Dans le petit village des Awirs, dans l'entité de Flémalle, en bord de Meuse, on ne s'endort pas sur son passé pourtant très riche. En témoigne le Trophée Qualité-Village-Wallonie, qui lui a été attribué pour l'année 2007.

PAR lily portugaels

Dans le petit village des Awirs, dans l'entité de Flémalle, en bord de Meuse, on ne s'endort pas sur son passé pourtant très riche. En témoigne le Trophée Qualité-Village-Wallonie, qui lui a été attribué pour l'année 2007.

C'est l'effondrement du mur d'enceinte du vieux cimetière entourant l'église qui, en 1999, a mobilisé les habitants. Il ne fallait pas que le déblayage et la démolition du reste du mur mettent en péril l'ensemble du vieux cimetière, véritable patrimoine de la mémoire. Des contacts sont pris avec l'asbl Qualité-Village-Wallonie. Un projet de restauration et d'aménagement paysager du cimetière et d'un conservatoire de croix de fonte est élaboré.

En septembre 2000, à l'occasion des journées du patrimoine, 300 personnes visitent le vieux cimetière. Depuis lors les activités se sont multipliées avec la collaboration de tous les habitants et l'accord de l'administration communale. On retient, entre autres : l'aménagement d'une place publique et d'un espace de jeux, nettoyage et remise en état d'anciens chemins, d'un cadran solaire, création de différents circuits-promenades : les chapelles, les châteaux, les moulins, et la promenade Schmerling en collaboration avec le préhistosite de Ramioul. En septembre dernier à l'occasion des journées du patrimoine, plus de 3000 personnes ont visité le château d'Aigremont et l'exposition qui s'y tenait sur les souvenirs des habitants concernant les deux guerres.

Le côté pédagogique est privilégié dans toutes ces activités : placement, par les élèves des écoles, de plaques commémoratives sur des tombes de combattants, adoption de la tombe d'un prisonnier.

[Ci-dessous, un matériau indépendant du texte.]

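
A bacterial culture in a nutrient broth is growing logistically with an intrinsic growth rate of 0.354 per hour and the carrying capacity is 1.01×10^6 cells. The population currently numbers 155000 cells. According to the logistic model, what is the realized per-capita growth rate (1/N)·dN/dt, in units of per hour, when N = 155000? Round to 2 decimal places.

0.30 per hour

(1/N)·dN/dt = r(1 − N/K) = 0.354 × (1 − 155000/1.01×10^6).
= 0.354 × 0.84653 = 0.29967.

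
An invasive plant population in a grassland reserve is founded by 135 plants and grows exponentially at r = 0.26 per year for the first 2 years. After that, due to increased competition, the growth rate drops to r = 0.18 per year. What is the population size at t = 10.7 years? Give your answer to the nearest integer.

Phase 1: N(2) = 135·e^(0.26×2) = 135·e^0.52 = 227.074.
Phase 2 runs for 10.7 − 2 = 8.7 years at r = 0.18.
N(10.7) = 227.074·e^(0.18×8.7) = 227.074·e^1.566 = 1087.11.

1087 plants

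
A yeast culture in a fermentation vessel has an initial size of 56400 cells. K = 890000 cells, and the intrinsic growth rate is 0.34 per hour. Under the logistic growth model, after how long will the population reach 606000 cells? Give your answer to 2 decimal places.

10.15 hours

A = (K − N₀)/N₀ = (890000 − 56400)/56400 = 14.78.
Solve 890000/(1 + 14.78·e^(−0.34t)) = 606000: 1 + 14.78·e^(−0.34t) = 1.4686, so e^(−0.34t) = 0.0317079.
−0.34·t = ln(0.0317079) = -3.4512, so t = 3.4512/0.34 = 10.151.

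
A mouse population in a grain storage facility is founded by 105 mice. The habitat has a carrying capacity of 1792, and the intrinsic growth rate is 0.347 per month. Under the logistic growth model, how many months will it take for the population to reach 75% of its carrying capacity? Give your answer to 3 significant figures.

A = (K − N₀)/N₀ = (1792 − 105)/105 = 16.067.
Solve 1792/(1 + 16.067·e^(−0.347t)) = 1344: 1 + 16.067·e^(−0.347t) = 1.3333, so e^(−0.347t) = 0.0207469.
−0.347·t = ln(0.0207469) = -3.8754, so t = 3.8754/0.347 = 11.168.

11.2 months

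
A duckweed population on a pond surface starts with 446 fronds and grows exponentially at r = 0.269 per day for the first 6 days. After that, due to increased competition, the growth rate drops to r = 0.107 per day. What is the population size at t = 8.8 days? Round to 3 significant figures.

3020 fronds

Phase 1: N(6) = 446·e^(0.269×6) = 446·e^1.614 = 2240.2.
Phase 2 runs for 8.8 − 6 = 2.8 days at r = 0.107.
N(8.8) = 2240.2·e^(0.107×2.8) = 2240.2·e^0.2996 = 3022.74.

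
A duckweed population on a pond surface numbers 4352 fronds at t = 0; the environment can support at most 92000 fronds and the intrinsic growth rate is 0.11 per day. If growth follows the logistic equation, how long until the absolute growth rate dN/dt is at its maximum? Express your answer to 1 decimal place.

Logistic growth is fastest at N = K/2 = 46000.
A = (K − N₀)/N₀ = 20.14. Set K/(1 + A·e^(−rt)) = K/2 → A·e^(−rt) = 1.
e^(−0.11t) = 1/20.14 = 0.0496532, so t = ln(20.14)/0.11 = 3.0027/0.11 = 27.297.

27.3 days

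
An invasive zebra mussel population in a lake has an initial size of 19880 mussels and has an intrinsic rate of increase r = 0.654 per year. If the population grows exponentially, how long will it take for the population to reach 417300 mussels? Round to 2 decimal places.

Set N₀·e^(rt) = 417300: e^(0.654·t) = 417300/19880 = 20.991.
0.654·t = ln(20.991) = 3.0441, so t = 3.0441/0.654 = 4.6546.

4.65 years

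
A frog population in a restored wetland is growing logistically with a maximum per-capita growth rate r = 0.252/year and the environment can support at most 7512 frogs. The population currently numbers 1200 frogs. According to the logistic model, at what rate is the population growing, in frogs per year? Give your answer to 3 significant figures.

254 frogs per year

dN/dt = rN(1 − N/K) = 0.252 × 1200 × (1 − 1200/7512).
1 − 1200/7512 = 0.84026; dN/dt = 0.252 × 1200 × 0.84026 = 254.09.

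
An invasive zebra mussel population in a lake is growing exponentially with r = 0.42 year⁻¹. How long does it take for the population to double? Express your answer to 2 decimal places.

Doubling time t_d = ln(2)/r = 0.6931/0.42 = 1.6504.

1.65 years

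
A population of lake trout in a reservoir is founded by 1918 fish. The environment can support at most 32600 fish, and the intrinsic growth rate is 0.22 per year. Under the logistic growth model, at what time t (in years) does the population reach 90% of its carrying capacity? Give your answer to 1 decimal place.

22.6 years

A = (K − N₀)/N₀ = (32600 − 1918)/1918 = 15.997.
Solve 32600/(1 + 15.997·e^(−0.22t)) = 29340: 1 + 15.997·e^(−0.22t) = 1.1111, so e^(−0.22t) = 0.0069458.
−0.22·t = ln(0.0069458) = -4.9696, so t = 4.9696/0.22 = 22.589.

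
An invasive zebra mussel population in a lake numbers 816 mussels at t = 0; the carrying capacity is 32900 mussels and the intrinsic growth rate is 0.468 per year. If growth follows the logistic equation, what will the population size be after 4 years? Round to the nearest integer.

A = (K − N₀)/N₀ = (32900 − 816)/816 = 39.319.
N(t) = K/(1 + A·e^(−rt)) = 32900/(1 + 39.319×e^(−0.468×4)).
e^(−1.872) = 0.15382; denominator = 1 + 39.319×0.15382 = 7.0478.
N = 32900/7.0478 = 4668.11.

4668 mussels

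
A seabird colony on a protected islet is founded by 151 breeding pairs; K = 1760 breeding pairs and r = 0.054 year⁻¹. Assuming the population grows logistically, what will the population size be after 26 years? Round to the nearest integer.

A = (K − N₀)/N₀ = (1760 − 151)/151 = 10.656.
N(t) = K/(1 + A·e^(−rt)) = 1760/(1 + 10.656×e^(−0.054×26)).
e^(−1.404) = 0.24561; denominator = 1 + 10.656×0.24561 = 3.6172.
N = 1760/3.6172 = 486.57.

487 breeding pairs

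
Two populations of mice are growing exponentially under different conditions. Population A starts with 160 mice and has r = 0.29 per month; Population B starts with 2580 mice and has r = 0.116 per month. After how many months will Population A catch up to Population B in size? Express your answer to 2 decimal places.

15.98 months

Set 160·e^(0.29t) = 2580·e^(0.116t).
e^((0.29 − 0.116)t) = 2580/160 → e^(0.174·t) = 16.125.
0.174·t = ln(16.125) = 2.7804, so t = 2.7804/0.174 = 15.979.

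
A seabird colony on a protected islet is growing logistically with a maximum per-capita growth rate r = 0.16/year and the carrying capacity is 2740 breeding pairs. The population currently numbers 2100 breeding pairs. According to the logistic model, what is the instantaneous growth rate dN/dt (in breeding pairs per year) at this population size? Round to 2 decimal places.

dN/dt = rN(1 − N/K) = 0.16 × 2100 × (1 − 2100/2740).
1 − 2100/2740 = 0.23358; dN/dt = 0.16 × 2100 × 0.23358 = 78.482.

78.48 breeding pairs per year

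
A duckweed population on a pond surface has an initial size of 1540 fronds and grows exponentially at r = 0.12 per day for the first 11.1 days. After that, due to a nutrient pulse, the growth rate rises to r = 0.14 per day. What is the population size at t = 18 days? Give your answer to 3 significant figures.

15300 fronds

Phase 1: N(11.1) = 1540·e^(0.12×11.1) = 1540·e^1.332 = 5834.46.
Phase 2 runs for 18 − 11.1 = 6.9 days at r = 0.14.
N(18) = 5834.46·e^(0.14×6.9) = 5834.46·e^0.966 = 15329.6.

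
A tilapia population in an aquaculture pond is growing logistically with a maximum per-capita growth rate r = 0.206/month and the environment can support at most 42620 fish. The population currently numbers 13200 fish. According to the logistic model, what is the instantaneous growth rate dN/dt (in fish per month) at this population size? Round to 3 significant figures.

dN/dt = rN(1 − N/K) = 0.206 × 13200 × (1 − 13200/42620).
1 − 13200/42620 = 0.69029; dN/dt = 0.206 × 13200 × 0.69029 = 1877.

1880 fish per month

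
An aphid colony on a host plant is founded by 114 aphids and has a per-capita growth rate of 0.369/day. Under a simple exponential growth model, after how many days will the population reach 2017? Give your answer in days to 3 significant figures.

Set N₀·e^(rt) = 2017: e^(0.369·t) = 2017/114 = 17.693.
0.369·t = ln(17.693) = 2.8732, so t = 2.8732/0.369 = 7.7864.

7.79 days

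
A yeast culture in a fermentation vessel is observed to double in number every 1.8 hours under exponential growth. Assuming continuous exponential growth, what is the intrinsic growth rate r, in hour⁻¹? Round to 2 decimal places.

r = ln(2)/t_d = 0.6931/1.8 = 0.38508.

0.39 per hour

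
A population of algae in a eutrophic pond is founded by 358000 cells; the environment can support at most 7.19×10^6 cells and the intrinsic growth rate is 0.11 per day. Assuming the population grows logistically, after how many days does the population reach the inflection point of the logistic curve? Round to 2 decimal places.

Logistic growth is fastest at N = K/2 = 3.595×10^6.
A = (K − N₀)/N₀ = 19.084. Set K/(1 + A·e^(−rt)) = K/2 → A·e^(−rt) = 1.
e^(−0.11t) = 1/19.084 = 0.0524005, so t = ln(19.084)/0.11 = 2.9488/0.11 = 26.808.

26.81 days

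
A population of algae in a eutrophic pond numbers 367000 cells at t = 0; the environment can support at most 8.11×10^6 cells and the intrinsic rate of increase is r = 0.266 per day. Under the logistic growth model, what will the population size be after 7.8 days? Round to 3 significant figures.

A = (K − N₀)/N₀ = (8.11×10^6 − 367000)/367000 = 21.098.
N(t) = K/(1 + A·e^(−rt)) = 8.11×10^6/(1 + 21.098×e^(−0.266×7.8)).
e^(−2.075) = 0.12558; denominator = 1 + 21.098×0.12558 = 3.6495.
N = 8.11×10^6/3.6495 = 2.222203×10^6.

2220000 cells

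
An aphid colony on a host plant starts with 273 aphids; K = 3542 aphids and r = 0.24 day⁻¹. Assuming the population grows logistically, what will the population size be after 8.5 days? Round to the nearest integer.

1385 aphids

A = (K − N₀)/N₀ = (3542 − 273)/273 = 11.974.
N(t) = K/(1 + A·e^(−rt)) = 3542/(1 + 11.974×e^(−0.24×8.5)).
e^(−2.04) = 0.13003; denominator = 1 + 11.974×0.13003 = 2.557.
N = 3542/2.557 = 1385.21.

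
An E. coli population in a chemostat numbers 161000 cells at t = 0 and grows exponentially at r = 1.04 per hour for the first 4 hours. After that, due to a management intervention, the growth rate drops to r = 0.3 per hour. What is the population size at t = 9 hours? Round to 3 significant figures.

Phase 1: N(4) = 161000·e^(1.04×4) = 161000·e^4.16 = 1.031552×10^7.
Phase 2 runs for 9 − 4 = 5 hours at r = 0.3.
N(9) = 1.031552×10^7·e^(0.3×5) = 1.031552×10^7·e^1.5 = 4.623093×10^7.

46200000 cells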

A souligner tout particulièrement, la commémoration, avec la participation de la base militaire de Bierset, de l'acte héroïque du jeune lieutenant aviateur, Pieter Demuynck. En décembre 1989, au cours d'une mission sur son Mirage, un problème contraint le pilote à abandonner l'appareil. Mais il se trouve au-dessus des habitations du village des Awirs. Il attend de ne voir que des bois et des champs pour s'éjecter. Mais il est trop tard. L'altitude n'est plus suffisante et le pilote ne survivra pas à son éjection. L'avion s'écrase mais ne provoquera que des dégâts mineurs. Une stèle a été placée à l'endroit où l'on a retrouvé son corps.Grâce à Qualité-Village-Les Awirs, cette histoire a fait l'objet d'un travail pédagogique pour les élèves de 5ème primaire de l'école des Awirs. A cette occasion le colonel Avi.e.r. Joly, leur a demandé de penser souvent à cette leçon de courage et d'abnégation. Que chacun d'entre vous, a-t-il souligné se dise "Je ne veux pas que quelqu'un puisse souffrir à cause de moi". Il ne faut pas être aviateur pour appliquer un tel principe.